The annual report is available free to existing customers and other OEMs can participate for a fee. Swennes says a lot of effort went into ‘blinding’ the data to protect company identifiers. Any vendor analysis was based on data from at least three OEMs.
The nine measures in the survey included factors such as ‘release to delivery or to outgate’, ‘rail shipment to delivery’, ‘ramp unload to delivery’ and so on. As well as measuring the total time for each segment, ICL calculated the variance between actual hours and service level agreements (SLAs) between OEMs and logistics providers. This, among other things, showed how actual performance could beat the SLA during good weather, but slumped below it during a severe winter. It would also be important to measure not just actual hours taken, but the level of variance from the SLA, which is often divergent.
Customer feedback has been positive, says ICL, and there have already been suggestions to expand the service to include damage, ocean shipping and transport costs. “We believe there is tremendous benefit to be derived through benchmarking,” Swennes says. “We are encouraged to see this effort being embraced by the industry.”
“While being able to measure the transit time of each segment and the overall trip length provides some insight on the relative velocity of each OEM’s supply chain, it lacks sufficient context to be truly meaningful or actionable. Variations in the allocation process, shipment prioritisation rules, day-of-week loading and other factors affecting the transportation process vary from one OEM to the next. By benchmarking transit performance solely on the basis of transit time, you miss these nuances in the measurement process.
“Therefore, to better account the operational differences among the OEMs and to provide additional context to the analysis, we looked at each OEM’s actual performance versus what they negotiated with their vendors, as expressed in their SLA (service level agreements) standards.
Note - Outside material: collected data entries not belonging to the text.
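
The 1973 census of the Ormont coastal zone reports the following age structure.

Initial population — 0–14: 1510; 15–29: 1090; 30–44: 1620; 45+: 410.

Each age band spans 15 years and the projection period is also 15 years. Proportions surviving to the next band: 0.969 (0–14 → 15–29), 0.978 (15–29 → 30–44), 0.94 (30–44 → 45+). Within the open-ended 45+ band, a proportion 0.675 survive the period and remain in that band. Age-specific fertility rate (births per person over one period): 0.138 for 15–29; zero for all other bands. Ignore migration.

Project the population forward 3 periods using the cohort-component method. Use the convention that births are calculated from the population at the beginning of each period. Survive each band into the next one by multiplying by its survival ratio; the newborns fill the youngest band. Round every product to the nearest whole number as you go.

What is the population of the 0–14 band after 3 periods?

(Groups numbered youngest = 1 to oldest = 4.)
After projecting period 1:
Births: 1090 × 0.138 = 150
Group 2: 1510 × 0.969 = 1463
Group 3: 1090 × 0.978 = 1066
Group 4: 1620 × 0.94 + 410 × 0.675 = 1523 + 277 = 1800
Giving 150 / 1463 / 1066 / 1800.
After projecting period 2:
Births: 1463 × 0.138 = 202
Group 2: 150 × 0.969 = 145
Group 3: 1463 × 0.978 = 1431
Group 4: 1066 × 0.94 + 1800 × 0.675 = 1002 + 1215 = 2217
Giving 202 / 145 / 1431 / 2217.
After projecting period 3:
Births: 145 × 0.138 = 20
Group 2: 202 × 0.969 = 196
Group 3: 145 × 0.978 = 142
Group 4: 1431 × 0.94 + 2217 × 0.675 = 1345 + 1496 = 2841
Giving 20 / 196 / 142 / 2841.

20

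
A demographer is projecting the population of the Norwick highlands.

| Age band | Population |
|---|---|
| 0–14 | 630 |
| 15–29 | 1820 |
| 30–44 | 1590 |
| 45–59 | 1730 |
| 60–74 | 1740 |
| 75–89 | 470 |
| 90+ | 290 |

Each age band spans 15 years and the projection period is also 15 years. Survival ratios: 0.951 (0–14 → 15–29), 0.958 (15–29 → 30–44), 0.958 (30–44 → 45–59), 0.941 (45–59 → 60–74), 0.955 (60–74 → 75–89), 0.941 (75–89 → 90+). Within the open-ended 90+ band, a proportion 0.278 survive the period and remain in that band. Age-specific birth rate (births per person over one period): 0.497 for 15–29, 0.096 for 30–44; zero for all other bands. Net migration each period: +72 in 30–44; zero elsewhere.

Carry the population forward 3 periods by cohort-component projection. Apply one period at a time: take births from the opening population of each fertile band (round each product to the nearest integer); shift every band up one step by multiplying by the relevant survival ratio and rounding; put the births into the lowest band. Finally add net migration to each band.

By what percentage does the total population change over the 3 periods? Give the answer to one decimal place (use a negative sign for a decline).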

By measuring the variance to SLA, we can clearly see how the actual performance for a route or vendor compares to what the OEM believes should be the optimum performance. A lower percentage of variance indicates a supply chain with a higher level of overall consistency.
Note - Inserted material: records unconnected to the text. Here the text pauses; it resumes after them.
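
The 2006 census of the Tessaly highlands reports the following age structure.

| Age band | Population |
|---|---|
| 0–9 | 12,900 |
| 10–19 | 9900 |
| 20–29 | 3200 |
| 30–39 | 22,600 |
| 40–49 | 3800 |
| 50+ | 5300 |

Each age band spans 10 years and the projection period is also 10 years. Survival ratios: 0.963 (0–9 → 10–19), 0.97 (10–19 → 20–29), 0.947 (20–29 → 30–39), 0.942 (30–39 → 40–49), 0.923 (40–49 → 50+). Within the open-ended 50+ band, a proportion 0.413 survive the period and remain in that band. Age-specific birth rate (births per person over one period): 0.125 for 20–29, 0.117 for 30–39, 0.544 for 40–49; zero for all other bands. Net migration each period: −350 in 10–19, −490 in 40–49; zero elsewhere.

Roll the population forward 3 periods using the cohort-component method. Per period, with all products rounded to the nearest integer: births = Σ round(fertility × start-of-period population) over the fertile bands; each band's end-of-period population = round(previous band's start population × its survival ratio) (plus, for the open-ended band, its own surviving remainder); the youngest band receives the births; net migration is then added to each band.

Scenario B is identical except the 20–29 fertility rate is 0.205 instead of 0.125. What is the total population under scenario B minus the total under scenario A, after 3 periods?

1915

[period 1]
Births: 3200 * 0.125 = 400  |  22600 * 0.117 = 2644  |  3800 * 0.544 = 2067 → 5111
10–19: 12900 * 0.963 = 12423
20–29: 9900 * 0.97 = 9603
30–39: 3200 * 0.947 = 3030
40–49: 22600 * 0.942 = 21289
50+: 3800 * 0.923 + 5300 * 0.413 = 3507 + 2189 = 5696
Net migration: 10–19 − 350 → 12073; 40–49 − 490 → 20799
Giving 5111 / 12073 / 9603 / 3030 / 20799 / 5696.
[period 2]
Births: 9603 * 0.125 = 1200  |  3030 * 0.117 = 355  |  20799 * 0.544 = 11315 → 12870
10–19: 5111 * 0.963 = 4922
20–29: 12073 * 0.97 = 11711
30–39: 9603 * 0.947 = 9094
40–49: 3030 * 0.942 = 2854
50+: 20799 * 0.923 + 5696 * 0.413 = 19197 + 2352 = 21549
Net migration: 10–19 − 350 → 4572; 40–49 − 490 → 2364
Giving 12870 / 4572 / 11711 / 9094 / 2364 / 21549.
[period 3]
Births: 11711 * 0.125 = 1464  |  9094 * 0.117 = 1064  |  2364 * 0.544 = 1286 → 3814
10–19: 12870 * 0.963 = 12394
20–29: 4572 * 0.97 = 4435
30–39: 11711 * 0.947 = 11090
40–49: 9094 * 0.942 = 8567
50+: 2364 * 0.923 + 21549 * 0.413 = 2182 + 8900 = 11082
Net migration: 10–19 − 350 → 12044; 40–49 − 490 → 8077
Giving 3814 / 12044 / 4435 / 11090 / 8077 / 11082.
Scenario A total after 3 periods: 50542
Scenario B projection —
[period 1]
Births: 3200 * 0.205 = 656  |  22600 * 0.117 = 2644  |  3800 * 0.544 = 2067 → 5367
10–19: 12900 * 0.963 = 12423
20–29: 9900 * 0.97 = 9603
30–39: 3200 * 0.947 = 3030
40–49: 22600 * 0.942 = 21289
50+: 3800 * 0.923 + 5300 * 0.413 = 3507 + 2189 = 5696
Net migration: 10–19 − 350 → 12073; 40–49 − 490 → 20799
Giving 5367 / 12073 / 9603 / 3030 / 20799 / 5696.
[period 2]
Births: 9603 * 0.205 = 1969  |  3030 * 0.117 = 355  |  20799 * 0.544 = 11315 → 13639
10–19: 5367 * 0.963 = 5168
20–29: 12073 * 0.97 = 11711
30–39: 9603 * 0.947 = 9094
40–49: 3030 * 0.942 = 2854
50+: 20799 * 0.923 + 5696 * 0.413 = 19197 + 2352 = 21549
Net migration: 10–19 − 350 → 4818; 40–49 − 490 → 2364
Giving 13639 / 4818 / 11711 / 9094 / 2364 / 21549.
[period 3]
Births: 11711 * 0.205 = 2401  |  9094 * 0.117 = 1064  |  2364 * 0.544 = 1286 → 4751
10–19: 13639 * 0.963 = 13134
20–29: 4818 * 0.97 = 4673
30–39: 11711 * 0.947 = 11090
40–49: 9094 * 0.942 = 8567
50+: 2364 * 0.923 + 21549 * 0.413 = 2182 + 8900 = 11082
Net migration: 10–19 − 350 → 12784; 40–49 − 490 → 8077
Giving 4751 / 12784 / 4673 / 11090 / 8077 / 11082.
Scenario B total after 3 periods: 52457
Difference B − A = 52457 − 50542 = 1915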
“To illustrate this, we looked at railcar shipment to railcar unload performance for all OEMs from April 1st 2013 to March 31st 2014 (see chart below). In August 2013, the average time from shipment to unload was 173.8 hours, slightly below the average SLA for all OEMs of 186.5 hours. During August, only 33% of the rail shipments measured exceeded the average SLA. Compare that with February 2014, when nearly 54% of all rail shipments measured exceeded the average SLA of 195.76 hours, and the average time from shipment to unload soared to 225.3 hours.“Despite a slight seasonal increase in the overall SLA average in Q4 2013 and Q1 2014, not surprisingly the difficult operating conditions this past winter resulted in over half of the railcars we measured missing their SLA performance target.
“So how did the OEMs compare to one another for this particular measure over the same period? In our survey, we found that manufacturers ‘D’ and ‘G’ had the lowest SLA variance rate during this time. Although manufacturer ‘C’ had the second-lowest average hours from shipment to unload, its variance rate of 80.4% actually tied it as the worst performer in this area. Had we only looked at the actual hours, and not included the variance to SLA, we would have missed this important distinction.”